Principal Joseph Rotz was both proud and pleased with the results of the field day fundraiser.

“As a community, as a family, we wanted to do something for our children that had been displaced. The best way to do that was to raise quick funds for them,” he said.

Rotz explained that the money raised was given to the families on Friday, the last day of school before vacation.

“We’re hoping to call these families tomorrow and tell them that we’re praying for them, we’re thinking of them, and we care about them,” he said at the field day.

Rotz was also quick to credit his staff and faculty at Park View as being “completely responsible” for pulling the event together.

“It just goes to show how much our families will pull together when someone is in need,” he said.

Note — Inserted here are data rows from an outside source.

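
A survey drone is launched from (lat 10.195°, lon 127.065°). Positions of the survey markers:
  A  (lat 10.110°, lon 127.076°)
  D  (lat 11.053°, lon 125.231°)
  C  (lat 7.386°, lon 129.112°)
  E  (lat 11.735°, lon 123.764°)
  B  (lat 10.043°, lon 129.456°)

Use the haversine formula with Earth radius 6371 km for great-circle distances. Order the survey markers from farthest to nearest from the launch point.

Distance from the launch point at (lat 10.195°, lon 127.065°) to each:
E (lat 11.735°, lon 123.764°): 399.0 km
C (lat 7.386°, lon 129.112°): 384.9 km
B (lat 10.043°, lon 129.456°): 262.3 km
D (lat 11.053°, lon 125.231°): 222.0 km
A (lat 10.110°, lon 127.076°): 9.5 km

E, C, B, D, A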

He also made mention of the Parents and Teachers at Park View organization.

“They made a very generous donation at last night’s meeting of $500. That was top-notch, very thoughtful,” Rotz said.

Guests from the community visited the field day throughout the day. Mayor Allan Fung and a team of students took part in an intense Tug-A-War game against Rotz and another team of students, and then spoke to all of the students on the field, over the microphone.

“This is why I love this city and why I love all of you,” Fung said. “I’m proud to be here to see you helping each other through this crisis.”

Fung said he’s heard the stories of the students whose homes have been impacted by the floods.

“Each of the kids in the school and their families are helping their classmates, and others, through a very difficult time. Everyone is coming together to help the families in one of the hardest hit areas of Cranston,” he said.

Despite the fun and laughter being had at the field day, the Park View students understood the impact and true importance of what they were doing for each other on that day.

“I know one person who lost a lot in the floods,” said eighth-grader Emma Orton. “I am glad to be helping out.”

Fellow eighth-grader Kaileen Field agreed.

“I feel good about how we’re helping and supporting everybody whether we know them or not,” she said.